UK's new PETRAS 2 centre promises new era for IoT

2 min read

A new UK IoT centre of excellence known as PETRAS 2 has officially launched, promising a ‘step-change’ in benefits for society through research into edge computing and cybersecurity.


Led by UCL, the centre will expand on the original PETRAS (Privacy, Ethics, Trust, Reliability, Acceptability and Security) hub, which saw a consortium of 11 universities and dozens of industry partners come together in 2016 for IoT research. PETRAS 2 will now specifically focus on the opportunities and challenges from computing becoming more decentralised. Artificial intelligence will soon be operating in potentially billions of IoT devices on the ‘edge’ of the internet, no longer confined to data centres or powerful desktop computers. While this edge computing represents a paradigm shift that could bring huge benefits, it will also be something of a step into the unknown. Making this vast interconnected web of computing secure will be a difficult task, but could help transform how society functions on many levels.

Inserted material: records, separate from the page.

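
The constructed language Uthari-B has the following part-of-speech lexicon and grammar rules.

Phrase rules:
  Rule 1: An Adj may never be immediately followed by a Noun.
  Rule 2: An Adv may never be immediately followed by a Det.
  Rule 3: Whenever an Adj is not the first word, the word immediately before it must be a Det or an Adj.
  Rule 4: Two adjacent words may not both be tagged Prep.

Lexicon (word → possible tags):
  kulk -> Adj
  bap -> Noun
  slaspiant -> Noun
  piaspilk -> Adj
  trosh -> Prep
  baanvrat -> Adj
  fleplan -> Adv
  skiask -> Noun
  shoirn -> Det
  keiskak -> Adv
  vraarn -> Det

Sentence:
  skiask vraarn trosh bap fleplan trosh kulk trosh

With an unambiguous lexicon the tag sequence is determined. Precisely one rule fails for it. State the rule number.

3

Fixed tagging: Noun Det Prep Noun Adv Prep Adj Prep.
Checking each rule: R1 holds, R2 holds, R3 violated, R4 holds.
Only rule 3 fails.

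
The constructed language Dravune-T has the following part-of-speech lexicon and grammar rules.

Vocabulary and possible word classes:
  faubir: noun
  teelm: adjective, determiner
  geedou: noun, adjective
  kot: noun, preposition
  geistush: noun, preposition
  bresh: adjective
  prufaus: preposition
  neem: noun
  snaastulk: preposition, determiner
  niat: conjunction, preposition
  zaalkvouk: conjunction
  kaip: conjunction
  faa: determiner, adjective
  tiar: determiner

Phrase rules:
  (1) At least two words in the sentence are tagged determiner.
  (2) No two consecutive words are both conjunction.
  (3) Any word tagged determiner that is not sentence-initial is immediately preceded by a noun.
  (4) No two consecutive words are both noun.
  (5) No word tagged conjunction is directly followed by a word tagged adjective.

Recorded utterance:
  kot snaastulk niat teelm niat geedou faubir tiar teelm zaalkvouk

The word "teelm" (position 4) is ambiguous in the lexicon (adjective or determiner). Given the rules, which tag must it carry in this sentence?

adjective

Candidates per position — 1:kot {noun,preposition}; 2:snaastulk {preposition,determiner}; 3:niat {conjunction,preposition}; 4:teelm {adjective,determiner}; 5:niat {conjunction,preposition}; 6:geedou {noun,adjective}; 7:faubir {noun}; 8:tiar {determiner}; 9:teelm {adjective,determiner}; 10:zaalkvouk {conjunction}.
At position 4, choosing determiner makes rule 3 impossible to satisfy; hence adjective.
At position 6, choosing noun makes rule 4 impossible to satisfy; hence adjective.
At position 9, choosing determiner makes rule 3 impossible to satisfy; hence adjective.
At position 2, choosing preposition makes rule 1 impossible to satisfy; hence determiner.
At position 3, choosing conjunction makes rule 5 impossible to satisfy; hence preposition.
At position 5, choosing conjunction makes rule 5 impossible to satisfy; hence preposition.
At position 1, choosing preposition makes rule 3 impossible to satisfy; hence noun.
So the tagging must be: noun determiner preposition adjective preposition adjective noun determiner adjective conjunction.
Verifying each rule — rule 1 holds; rule 2 holds; rule 3 holds; rule 4 holds; rule 5 holds.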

“The Centre’s ultimate aim is, by creating a trustworthy and secure infrastructure for the Internet of Things, to deliver a step change in socio-economic benefit for the UK with visible improvements for citizen wellbeing and quality of life,” said PETRAS director Professor Jeremy Watson, from UCL’s Department of Science, Technology, Engineering and Public Policy (STEaPP).

“I anticipate productivity improvements and cost savings across a range of sectors including healthcare, transport and construction. In bringing together academics, industry technologists and government officials our research will create accessible and relevant knowledge with clearly visible impact [economic, societal or cultural] that will help to cement the UK's position as a world leader in this area.”

According to the project’s grant application, industry partners include the BBC, Telefonica UK, Qinetiq, Microsoft, ARM, EDF Energy, the Transport Research Laboratory and BT. That document also makes reference to Distributed Ledger Technology (DLT), the shared digital database system that underpins blockchain and cryptocurrencies like Bitcoin. As well as powering digital currencies, DLT could also play a significant role in edge computing, facilitating secure communication between IoT devices as well as the execution of smart contracts between machines that require no human intervention. Exploring what role DLT might play in our hyper-connected future will be another key facet of PETRAS 2’s mission.

DLT has wide-ranging possibilities beyond cryptocurrencies such as Bitcoin (Credit: Pixabay)

“Ensuring that the UK leads from the front on emerging technologies will require close attention to the policy landscape that enables growth and promotes the implementation of secure, trusted systems,” said UCL’s Dr Madeline Carr.

“The UK has already exhibited real leadership through the Secure by Design Code of Practice for IoT consumer devices and we’re pleased to be able to continue to support those efforts through PETRAS 2.”